Investigadores desarrollan análisis de sangre para la enfermedad de Alzheimer

Investigadores estadounidenses han desarrollado un análisis de sangre capaz de diagnosticar de forma fiable la enfermedad de Alzheimer. Tal prueba podría permitir prescindir de métodos de diagnóstico a veces costosos y dolorosos, pero también detectar la enfermedad más rápidamente. Los detalles del estudio se publican en la revista Brain.

Los desafíos del diagnóstico

Aunque la enfermedad de Alzheimer todavía se malinterpreta en gran medida, sabemos que dos fenómenos cerebrales están involucrados : la acumulación en el cerebro de péptidos beta-amiloides y la transformación de proteínas Tau en formas anormalmente fosforiladas y agregadas. Estas dos condiciones promueven progresivamente la degeneración neuronal en los pacientes.

En la etapa moderada, los síntomas son pérdida de memoria, apraxia (incapacidad para realizar ciertos gestos), afasia (trastornos del lenguaje), agnosia (trastornos del reconocimiento de objetos) o incluso desorientación espacial. En la etapa severa de la enfermedad, los síntomas anteriores se intensifican.

La enfermedad de Alzheimer es la forma más común de demencia en la actualidad. Sin embargo, su diagnóstico sigue siendo difícil, especialmente durante las primeras etapas. Las pautas actuales recomiendan la detección de tres marcadores distintos: acumulaciones anormales de proteínas amiloides y tau, así como neurodegeneración (la pérdida lenta y progresiva de células neuronales en regiones específicas del cerebro).

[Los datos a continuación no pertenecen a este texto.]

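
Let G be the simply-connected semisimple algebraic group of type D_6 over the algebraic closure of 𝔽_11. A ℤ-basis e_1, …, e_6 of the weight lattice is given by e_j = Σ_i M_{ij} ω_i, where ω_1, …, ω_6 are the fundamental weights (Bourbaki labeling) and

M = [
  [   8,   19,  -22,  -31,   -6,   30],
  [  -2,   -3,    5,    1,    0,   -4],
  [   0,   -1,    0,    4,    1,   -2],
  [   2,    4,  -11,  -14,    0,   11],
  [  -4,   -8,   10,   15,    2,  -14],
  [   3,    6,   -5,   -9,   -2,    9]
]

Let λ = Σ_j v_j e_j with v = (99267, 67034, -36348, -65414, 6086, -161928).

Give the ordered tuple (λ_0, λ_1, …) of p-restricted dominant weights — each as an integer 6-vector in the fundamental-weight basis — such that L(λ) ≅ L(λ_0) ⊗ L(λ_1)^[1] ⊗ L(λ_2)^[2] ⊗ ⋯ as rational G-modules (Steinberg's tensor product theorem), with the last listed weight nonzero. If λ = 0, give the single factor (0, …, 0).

((3, 9, 9, 8, 1, 1), (6, 6, 3, 10, 4, 9), (7, 7, 10, 8, 9, 7))

Compute c_i = Σ_j M_{ij} v_j with v = (99267, 67034, -36348, -65414, 6086, -161928):
  c_1 = (8)·(99267) + (19)·(67034) + (-22)·(-36348) + (-31)·(-65414) + (-6)·(6086) + (30)·(-161928) = 916
  c_2 = (-2)·(99267) + (-3)·(67034) + (5)·(-36348) + (1)·(-65414) + (0)·(6086) + (-4)·(-161928) = 922
  c_3 = (0)·(99267) + (-1)·(67034) + (0)·(-36348) + (4)·(-65414) + (1)·(6086) + (-2)·(-161928) = 1252
  c_4 = (2)·(99267) + (4)·(67034) + (-11)·(-36348) + (-14)·(-65414) + (0)·(6086) + (11)·(-161928) = 1086
  c_5 = (-4)·(99267) + (-8)·(67034) + (10)·(-36348) + (15)·(-65414) + (2)·(6086) + (-14)·(-161928) = 1134
  c_6 = (3)·(99267) + (6)·(67034) + (-5)·(-36348) + (-9)·(-65414) + (-2)·(6086) + (9)·(-161928) = 947
Base-11 expansion of each c_i:
  c_1 = 916 = 3·11^0 + 6·11^1 + 7·11^2
  c_2 = 922 = 9·11^0 + 6·11^1 + 7·11^2
  c_3 = 1252 = 9·11^0 + 3·11^1 + 10·11^2
  c_4 = 1086 = 8·11^0 + 10·11^1 + 8·11^2
  c_5 = 1134 = 1·11^0 + 4·11^1 + 9·11^2
  c_6 = 947 = 1·11^0 + 9·11^1 + 7·11^2
Factor λ_0 = (3, 9, 9, 8, 1, 1)
Factor λ_1 = (6, 6, 3, 10, 4, 9)
Factor λ_2 = (7, 7, 10, 8, 9, 7)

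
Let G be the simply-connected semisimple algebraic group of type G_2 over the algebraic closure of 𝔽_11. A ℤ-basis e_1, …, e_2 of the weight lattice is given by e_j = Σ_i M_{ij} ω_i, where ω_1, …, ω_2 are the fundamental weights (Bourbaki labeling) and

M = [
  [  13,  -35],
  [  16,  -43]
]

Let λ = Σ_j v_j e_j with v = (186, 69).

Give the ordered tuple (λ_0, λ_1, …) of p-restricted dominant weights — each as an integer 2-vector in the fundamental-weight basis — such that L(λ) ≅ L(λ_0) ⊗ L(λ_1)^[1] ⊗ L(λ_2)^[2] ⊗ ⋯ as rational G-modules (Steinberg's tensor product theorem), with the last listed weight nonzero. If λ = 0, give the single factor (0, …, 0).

Converting to the ω-basis (c_i = row i of M dotted with v = (186, 69)):
  c_1 = 13·186 + (-35)·(69) = 3
  c_2 = 16·186 + (-43)·(69) = 9
p = 11; digits c_i = Σ_j d_{ij}·11^j, 0 ≤ d_{ij} < 11:
  c_1 = 3 = 3·11^0
  c_2 = 9 = 9·11^0
Factor λ_0 = (3, 9)

((3, 9),)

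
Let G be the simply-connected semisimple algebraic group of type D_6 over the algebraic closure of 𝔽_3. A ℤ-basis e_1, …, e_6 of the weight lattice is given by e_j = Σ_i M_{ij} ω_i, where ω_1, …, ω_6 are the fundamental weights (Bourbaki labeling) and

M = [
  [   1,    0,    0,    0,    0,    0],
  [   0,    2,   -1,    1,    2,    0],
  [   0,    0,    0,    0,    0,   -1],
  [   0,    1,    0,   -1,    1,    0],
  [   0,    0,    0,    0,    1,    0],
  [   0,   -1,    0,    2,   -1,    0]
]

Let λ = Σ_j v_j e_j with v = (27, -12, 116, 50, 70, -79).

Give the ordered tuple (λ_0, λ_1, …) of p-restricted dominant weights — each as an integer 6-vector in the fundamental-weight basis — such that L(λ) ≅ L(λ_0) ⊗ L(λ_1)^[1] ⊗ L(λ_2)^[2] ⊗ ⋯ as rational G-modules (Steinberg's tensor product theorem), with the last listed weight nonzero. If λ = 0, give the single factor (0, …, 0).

In the fundamental-weight basis, λ has coordinates c = M·v (v = (27, -12, 116, 50, 70, -79)):
  c_1 = 1·27 + (0)·(-12) + 0·116 + 0·50 + 0·70 + (0)·(-79) = 27
  c_2 = 0·27 + (2)·(-12) + (-1)·(116) + 1·50 + 2·70 + (0)·(-79) = 50
  c_3 = 0·27 + (0)·(-12) + 0·116 + 0·50 + 0·70 + (-1)·(-79) = 79
  c_4 = 0·27 + (1)·(-12) + 0·116 + (-1)·(50) + 1·70 + (0)·(-79) = 8
  c_5 = 0·27 + (0)·(-12) + 0·116 + 0·50 + 1·70 + (0)·(-79) = 70
  c_6 = 0·27 + (-1)·(-12) + 0·116 + 2·50 + (-1)·(70) + (0)·(-79) = 42
Expand coordinatewise in base 3:
  c_1 = 27 = 0·3^0 + 0·3^1 + 0·3^2 + 1·3^3
  c_2 = 50 = 2·3^0 + 1·3^1 + 2·3^2 + 1·3^3
  c_3 = 79 = 1·3^0 + 2·3^1 + 2·3^2 + 2·3^3
  c_4 = 8 = 2·3^0 + 2·3^1
  c_5 = 70 = 1·3^0 + 2·3^1 + 1·3^2 + 2·3^3
  c_6 = 42 = 0·3^0 + 2·3^1 + 1·3^2 + 1·3^3
λ_0 = (0, 2, 1, 2, 1, 0)
λ_1 = (0, 1, 2, 2, 2, 2)
λ_2 = (0, 2, 2, 0, 1, 1)
λ_3 = (1, 1, 2, 0, 2, 1)

((0, 2, 1, 2, 1, 0), (0, 1, 2, 2, 2, 2), (0, 2, 2, 0, 1, 1), (1, 1, 2, 0, 2, 1))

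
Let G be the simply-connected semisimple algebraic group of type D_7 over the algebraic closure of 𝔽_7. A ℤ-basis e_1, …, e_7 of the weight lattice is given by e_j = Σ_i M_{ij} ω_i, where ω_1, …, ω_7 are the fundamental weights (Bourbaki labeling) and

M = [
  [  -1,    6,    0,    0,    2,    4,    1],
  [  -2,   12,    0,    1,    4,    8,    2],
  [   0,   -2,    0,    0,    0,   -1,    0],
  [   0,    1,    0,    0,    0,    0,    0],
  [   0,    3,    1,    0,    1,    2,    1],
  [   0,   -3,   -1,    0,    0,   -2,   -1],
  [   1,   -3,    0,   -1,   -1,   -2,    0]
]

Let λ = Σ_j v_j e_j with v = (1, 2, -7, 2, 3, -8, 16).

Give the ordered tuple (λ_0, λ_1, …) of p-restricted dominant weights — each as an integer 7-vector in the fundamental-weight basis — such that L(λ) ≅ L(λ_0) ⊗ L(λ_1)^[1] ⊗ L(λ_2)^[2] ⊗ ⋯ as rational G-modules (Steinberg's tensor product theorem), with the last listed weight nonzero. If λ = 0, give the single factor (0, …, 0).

((1, 4, 4, 2, 2, 1, 6),)

Change of basis e → ω: c = M·v where v = (1, 2, -7, 2, 3, -8, 16):
  c_1 = (-1)·(1) + (6)·(2) + (0)·(-7) + (0)·(2) + (2)·(3) + (4)·(-8) + (1)·(16) = 1
  c_2 = (-2)·(1) + (12)·(2) + (0)·(-7) + (1)·(2) + (4)·(3) + (8)·(-8) + (2)·(16) = 4
  c_3 = (0)·(1) + (-2)·(2) + (0)·(-7) + (0)·(2) + (0)·(3) + (-1)·(-8) + (0)·(16) = 4
  c_4 = (0)·(1) + (1)·(2) + (0)·(-7) + (0)·(2) + (0)·(3) + (0)·(-8) + (0)·(16) = 2
  c_5 = (0)·(1) + (3)·(2) + (1)·(-7) + (0)·(2) + (1)·(3) + (2)·(-8) + (1)·(16) = 2
  c_6 = (0)·(1) + (-3)·(2) + (-1)·(-7) + (0)·(2) + (0)·(3) + (-2)·(-8) + (-1)·(16) = 1
  c_7 = (1)·(1) + (-3)·(2) + (0)·(-7) + (-1)·(2) + (-1)·(3) + (-2)·(-8) + (0)·(16) = 6
p = 7; digits c_i = Σ_j d_{ij}·7^j, 0 ≤ d_{ij} < 7:
  c_1 = 1 = 1·7^0
  c_2 = 4 = 4·7^0
  c_3 = 4 = 4·7^0
  c_4 = 2 = 2·7^0
  c_5 = 2 = 2·7^0
  c_6 = 1 = 1·7^0
  c_7 = 6 = 6·7^0
Factor λ_0 = (1, 4, 4, 2, 2, 1, 6)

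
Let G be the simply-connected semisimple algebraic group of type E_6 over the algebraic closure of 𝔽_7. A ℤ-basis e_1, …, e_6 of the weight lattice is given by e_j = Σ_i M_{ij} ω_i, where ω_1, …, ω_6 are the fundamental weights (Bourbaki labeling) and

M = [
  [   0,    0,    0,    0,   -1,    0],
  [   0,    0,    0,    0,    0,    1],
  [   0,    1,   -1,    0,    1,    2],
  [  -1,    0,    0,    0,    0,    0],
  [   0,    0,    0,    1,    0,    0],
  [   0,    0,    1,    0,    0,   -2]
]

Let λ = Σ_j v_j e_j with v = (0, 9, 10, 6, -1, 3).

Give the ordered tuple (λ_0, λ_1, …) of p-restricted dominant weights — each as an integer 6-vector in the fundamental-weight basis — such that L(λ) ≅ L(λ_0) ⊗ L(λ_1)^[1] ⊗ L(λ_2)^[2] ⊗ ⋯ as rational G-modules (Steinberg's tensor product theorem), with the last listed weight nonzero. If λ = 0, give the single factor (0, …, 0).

((1, 3, 4, 0, 6, 4),)

Change of basis e → ω: c = M·v where v = (0, 9, 10, 6, -1, 3):
  c_1 = 0*0 + 0*9 + 0*10 + 0*6 + -1*-1 + 0*3 = 1
  c_2 = 0*0 + 0*9 + 0*10 + 0*6 + 0*-1 + 1*3 = 3
  c_3 = 0*0 + 1*9 + -1*10 + 0*6 + 1*-1 + 2*3 = 4
  c_4 = -1*0 + 0*9 + 0*10 + 0*6 + 0*-1 + 0*3 = 0
  c_5 = 0*0 + 0*9 + 0*10 + 1*6 + 0*-1 + 0*3 = 6
  c_6 = 0*0 + 0*9 + 1*10 + 0*6 + 0*-1 + -2*3 = 4
p = 7; digits c_i = Σ_j d_{ij}·7^j, 0 ≤ d_{ij} < 7:
  c_1 = 1 = 1·7^0
  c_2 = 3 = 3·7^0
  c_3 = 4 = 4·7^0
  c_4 = 0
  c_5 = 6 = 6·7^0
  c_6 = 4 = 4·7^0
λ_0 = (1, 3, 4, 0, 6, 4)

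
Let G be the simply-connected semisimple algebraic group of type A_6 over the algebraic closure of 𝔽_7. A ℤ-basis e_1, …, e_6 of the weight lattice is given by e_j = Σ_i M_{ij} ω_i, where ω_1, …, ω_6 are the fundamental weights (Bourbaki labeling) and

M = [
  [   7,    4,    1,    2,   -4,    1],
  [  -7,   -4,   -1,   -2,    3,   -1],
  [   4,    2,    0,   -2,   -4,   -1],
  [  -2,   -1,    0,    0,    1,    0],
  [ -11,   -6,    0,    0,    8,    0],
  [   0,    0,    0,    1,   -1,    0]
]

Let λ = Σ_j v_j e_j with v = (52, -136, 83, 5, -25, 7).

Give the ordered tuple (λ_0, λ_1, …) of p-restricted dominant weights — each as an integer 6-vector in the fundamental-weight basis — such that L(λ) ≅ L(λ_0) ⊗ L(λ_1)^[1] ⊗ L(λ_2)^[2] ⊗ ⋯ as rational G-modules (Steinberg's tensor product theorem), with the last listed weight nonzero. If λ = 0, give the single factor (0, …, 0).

ω-coordinates c = M·v, v = (52, -136, 83, 5, -25, 7):
  c_1 = 7*52 + 4*-136 + 1*83 + 2*5 + -4*-25 + 1*7 = 20
  c_2 = -7*52 + -4*-136 + -1*83 + -2*5 + 3*-25 + -1*7 = 5
  c_3 = 4*52 + 2*-136 + 0*83 + -2*5 + -4*-25 + -1*7 = 19
  c_4 = -2*52 + -1*-136 + 0*83 + 0*5 + 1*-25 + 0*7 = 7
  c_5 = -11*52 + -6*-136 + 0*83 + 0*5 + 8*-25 + 0*7 = 44
  c_6 = 0*52 + 0*-136 + 0*83 + 1*5 + -1*-25 + 0*7 = 30
Writing each c_i in base p = 7:
  c_1 = 20 = 6·7^0 + 2·7^1
  c_2 = 5 = 5·7^0
  c_3 = 19 = 5·7^0 + 2·7^1
  c_4 = 7 = 0·7^0 + 1·7^1
  c_5 = 44 = 2·7^0 + 6·7^1
  c_6 = 30 = 2·7^0 + 4·7^1
p-restricted factor λ_0 = (6, 5, 5, 0, 2, 2)
p-restricted factor λ_1 = (2, 0, 2, 1, 6, 4)

((6, 5, 5, 0, 2, 2), (2, 0, 2, 1, 6, 4))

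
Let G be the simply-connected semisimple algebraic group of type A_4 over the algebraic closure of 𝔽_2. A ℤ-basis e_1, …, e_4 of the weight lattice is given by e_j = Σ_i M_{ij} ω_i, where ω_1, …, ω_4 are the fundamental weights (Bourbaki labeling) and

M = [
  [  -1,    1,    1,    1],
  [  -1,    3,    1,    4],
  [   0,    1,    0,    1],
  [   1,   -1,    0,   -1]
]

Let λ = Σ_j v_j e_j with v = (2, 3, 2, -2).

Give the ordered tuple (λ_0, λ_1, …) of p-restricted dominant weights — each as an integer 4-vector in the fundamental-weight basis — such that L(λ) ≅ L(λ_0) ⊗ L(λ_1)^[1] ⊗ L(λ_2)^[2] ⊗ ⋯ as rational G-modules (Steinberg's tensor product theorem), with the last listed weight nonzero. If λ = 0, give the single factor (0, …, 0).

In the fundamental-weight basis, λ has coordinates c = M·v (v = (2, 3, 2, -2)):
  c_1 = -1*2 + 1*3 + 1*2 + 1*-2 = 1
  c_2 = -1*2 + 3*3 + 1*2 + 4*-2 = 1
  c_3 = 0*2 + 1*3 + 0*2 + 1*-2 = 1
  c_4 = 1*2 + -1*3 + 0*2 + -1*-2 = 1
Base-2 expansion of each c_i:
  c_1 = 1 = 1·2^0
  c_2 = 1 = 1·2^0
  c_3 = 1 = 1·2^0
  c_4 = 1 = 1·2^0
Factor λ_0 = (1, 1, 1, 1)

((1, 1, 1, 1),)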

Para ello, los médicos suelen utilizar imágenes cerebrales y análisis de líquido cefalorraquídeo. El primero es costoso, mientras que el segundo a veces es doloroso. Ambos no son necesariamente accesibles para todos.

En este sentido, el desarrollo de una análisis de sangre confiable sería un notable paso adelante, de ahí la importancia de este estudio.

Anciana con alzheimer
Créditos: Stefanamer / iStock

Una prueba rápida es efectiva

Como parte de este trabajo, Thomas Karikari y su equipo de la Universidad de Pittsburgh se centraron en desarrollar una prueba basada en anticuerpos que pueda detectar una forma particular de proteína tau llamada tau derivada del cerebro. Las primeras pruebas involucraron a 600 pacientes en diferentes etapas de la enfermedad.

Luego, los investigadores descubrieron que los niveles de la proteína eran correlacionado con los niveles de tau en el líquido cefalorraquídeo (LCR). De hecho, el equipo pudo distinguir de forma fiable la enfermedad de Alzheimer de otras enfermedades neurodegenerativas. Además, los niveles de proteína también se correspondía estrechamente con la gravedad de las placas de amiloide y los ovillos de tau en el tejido cerebral personas que murieron de la enfermedad de Alzheimer.

Estos resultados son prometedores, pero son solo el comienzo. El siguiente paso será validar la prueba en una muestra más grande de pacientes de diversos orígenes raciales y étnicos.